Other more minimal paintings showcased right here have constrained, quasi ritualistic rigor about them

The late Cuban musician Agustin Fernandez developed a gloomy, gritty human body of works that imagine a hyper sexed, electronic corporeality.

PARIS A visceral, hyper sensibility that is sexualized through the extravagantly fashionable oeuvre of Cuban musician Agustin Fernandez, whom resided here from 1959 to 1968 and passed away in new york in 2006. The effectiveness of plucky erotic dreams and intimate innuendos, Fernandez’s leitmotif, often supersedes respectful social significance, so one part of Fernandez’s inventive art is forever likely to be libertine, even if tempered by our knowing that the dominance for the right western male position is not any longer unquestioned in art. Gender is socially ( maybe maybe not naturally) constructed and, whenever thought to be a fluid concept in art, defies simple recognition.
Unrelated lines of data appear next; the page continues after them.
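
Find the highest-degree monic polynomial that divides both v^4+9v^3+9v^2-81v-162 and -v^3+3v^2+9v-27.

v^2-9

Apply the Euclidean algorithm:
  v^4+9v^3+9v^2-81v-162 = (-v-12)(-v^3+3v^2+9v-27) + (54v^2-486)
  -v^3+3v^2+9v-27 = (-(1/54)v+1/18)(54v^2-486) + (0)
Last nonzero remainder: 54v^2-486. Dividing through by 54 gives the monic gcd v^2-9.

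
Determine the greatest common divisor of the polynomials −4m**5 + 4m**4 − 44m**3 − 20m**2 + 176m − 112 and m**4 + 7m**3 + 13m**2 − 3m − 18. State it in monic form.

Repeated division with remainder:
  −4m**5 + 4m**4 − 44m**3 − 20m**2 + 176m − 112 = (−4m + 32)(m**4 + 7m**3 + 13m**2 − 3m − 18) + (−216m**3 − 448m**2 + 200m + 464)
  m**4 + 7m**3 + 13m**2 − 3m − 18 = (−(1/216)m − 133/5832)(−216m**3 − 448m**2 + 200m + 464) + ((2704/729)m**2 + (2704/729)m − 5408/729)
  −216m**3 − 448m**2 + 200m + 464 = (−(19683/338)m − 21141/338)((2704/729)m**2 + (2704/729)m − 5408/729) + (0)
Last nonzero remainder: (2704/729)m**2 + (2704/729)m − 5408/729. Dividing through by 2704/729 gives the monic gcd m**2 + m − 2.

m**2 + m − 2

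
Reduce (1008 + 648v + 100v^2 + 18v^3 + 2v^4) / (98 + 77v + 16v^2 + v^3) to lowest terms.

By polynomial division,
  2v^4 + 18v^3 + 100v^2 + 648v + 1008 = (2v - 14)(v^3 + 16v^2 + 77v + 98) + (170v^2 + 1530v + 2380)
  v^3 + 16v^2 + 77v + 98 = ((1/170)v + 7/170)(170v^2 + 1530v + 2380) + (0)
Last nonzero remainder: 170v^2 + 1530v + 2380. Dividing through by 170 gives the monic gcd v^2 + 9v + 14.
Cancel v^2 + 9v + 14 from numerator and denominator to get the reduced form.

(72 + 2v^2)/(7 + v)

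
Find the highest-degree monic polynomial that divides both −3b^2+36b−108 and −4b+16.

Euclidean algorithm in ℚ[b]:
  −3b^2+36b−108 = ((3/4)b−6)(−4b+16) + (−12)
  −4b+16 = ((1/3)b−4/3)(−12) + (0)
The last nonzero remainder is the constant −12, so the polynomials are coprime and gcd = 1.

1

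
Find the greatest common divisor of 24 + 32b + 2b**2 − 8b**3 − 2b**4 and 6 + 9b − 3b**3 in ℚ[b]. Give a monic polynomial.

Repeated division with remainder:
  −2b**4 − 8b**3 + 2b**2 + 32b + 24 = ((2/3)b + 8/3)(−3b**3 + 9b + 6) + (−4b**2 + 4b + 8)
  −3b**3 + 9b + 6 = ((3/4)b + 3/4)(−4b**2 + 4b + 8) + (0)
Last nonzero remainder: −4b**2 + 4b + 8. Dividing through by −4 gives the monic gcd b**2 − b − 2.

−2 − b + b**2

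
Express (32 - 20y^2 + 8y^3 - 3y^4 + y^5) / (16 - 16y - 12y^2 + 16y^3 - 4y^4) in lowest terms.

(-8 - y^2)/(-4 + 4y)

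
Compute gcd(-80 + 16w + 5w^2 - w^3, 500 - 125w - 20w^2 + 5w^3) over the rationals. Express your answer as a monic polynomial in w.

By polynomial division,
  -w^3 + 5w^2 + 16w - 80 = (-1/5)(5w^3 - 20w^2 - 125w + 500) + (w^2 - 9w + 20)
  5w^3 - 20w^2 - 125w + 500 = (5w + 25)(w^2 - 9w + 20) + (0)
The last nonzero remainder w^2 - 9w + 20 is already monic.

20 - 9w + w^2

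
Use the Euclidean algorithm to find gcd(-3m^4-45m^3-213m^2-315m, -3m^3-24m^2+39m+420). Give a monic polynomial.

m^2+12m+35

By polynomial division,
  -3m^4-45m^3-213m^2-315m = (m+7)(-3m^3-24m^2+39m+420) + (-84m^2-1008m-2940)
  -3m^3-24m^2+39m+420 = ((1/28)m-1/7)(-84m^2-1008m-2940) + (0)
Last nonzero remainder: -84m^2-1008m-2940. Dividing through by -84 gives the monic gcd m^2+12m+35.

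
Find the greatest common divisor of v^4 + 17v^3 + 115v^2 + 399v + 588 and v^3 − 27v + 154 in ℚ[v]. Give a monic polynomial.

v + 7

Apply the Euclidean algorithm:
  v^4 + 17v^3 + 115v^2 + 399v + 588 = (v + 17)(v^3 − 27v + 154) + (142v^2 + 704v − 2030)
  v^3 − 27v + 154 = ((1/142)v − 176/5041)(142v^2 + 704v − 2030) + ((59862/5041)v + 419034/5041)
  142v^2 + 704v − 2030 = ((357911/29931)v − 730945/29931)((59862/5041)v + 419034/5041) + (0)
Last nonzero remainder: (59862/5041)v + 419034/5041. Dividing through by 59862/5041 gives the monic gcd v + 7.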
Needless to express, there is nothing less specific in art than sex, and even though irreverent works like Yoko Ono’s cheeky film “Four” runetki sex cam (1966), Valie Export’s “Action Pants: Genital Panic” (1969), Kembra Pfahler’s “Wall of Vagina” (2011), and Betty Tompkins’s Fuck Paintings may recommend otherwise, a lot of women feel there will be something profoundly feckless, or even downright alienating, about decreasing the human anatomy to its remote intercourse components. Not too in Paradoxe de la Jouissance (“Paradox of Pleasure”), the chutzpah stuffed exhibition of Fernandez’s controversial late work insightfully curated by Jeanette Zwingenberger during the town hallway of Paris’s arrondissement that is fourth.

Agustin Fernandez, “Untitled” (1998), oil on canvas, 94 x 144 cm (courtesy and Agustin Fernandez Foundation; picture by Daniel Pype)

Art historically, Fernandez’s slightly sadomasochistic and semi that is obsessively erotic paintings of constrained human anatomy components squeeze into the context of mannerist (or decadent) belated Surrealism, which delighted in degradation by interpreting it as a work of alchemical transmutation delivering transgressive freedom from puritanical imposition. Used by the second day Surrealists, Fernandez revealed with Francis Picabia at Galerie Fürstenberg in 1965 in accordance with Yves Tanguy, Salvador Dalí, Hans Bellmer, and Pierre Roy at Galerie André François Petit in 1966. Fernandez’s surreal, elliptical, and bent that is erotic maybe many obviously illustrated in the present show by his coolly sadistic painting “Untitled” (1998), which illustrates a severed, splayed, and distorted purplish bird headed human anatomy lacking volitional control while undergoing coitus. Beyond constrained, psychosomatic, surreal fantasy imagery and a broad slippery device ambiance, it recommends in my experience a specific exaggerated erotic desire that values the vulnerability of abused individual flesh held in bondage with a imagined non intimate post biological truth. A piquant wind blows you ponder the poking device directly linking the humanoid sexual system’s electronic signals to some pitiless bio controller probe, foregrounding the frailty of human flesh when pierced by the somber impregnability of technology through you as. Right right Here, and regularly somewhere else throughout the diagrammatic, fetishized stage covered into the exhibition, Fernandez disregards the beatific (if banal) blooming mood typically related to intimate imagery by painting in a gritty, dark, and greasy metallic palette that distances his work through the tropical chromaticism usually related to their indigenous Cuba.

Agustin Fernandez, “Taboo” (2004), oil on canvas, 180 x 180 cm (courtesy and Agustin Fernandez Foundation; picture by Daniel Pype) Agustin Fernandez, “Untitled” (circa 2003), oil on canvas, 152 x 228 cm (courtesy and Agustin Fernandez Foundation; picture by Daniel Pype)

Other more minimal paintings showcased right right right here have constrained, quasi ritualistic rigor about them that recommends separated, zoomed in glimpses of intimate bondage and humiliation, such as the exquisitely medieval searching “Taboo” (2004). Bound and freaky cyborg parts abound in the work, nonetheless “Taboo” goes further into complexity since it merges intimate kinds of both sexes by depicting a gleaming isolated black colored woman’s breast aided by the indentation inside her nipple formed to resemble the opening in a penis. Once again, in other very idiosyncratic hybrid paintings, feminine areas of the body seem to have now been coerced in order to outstrip the dichotomy between technology plus the human anatomy.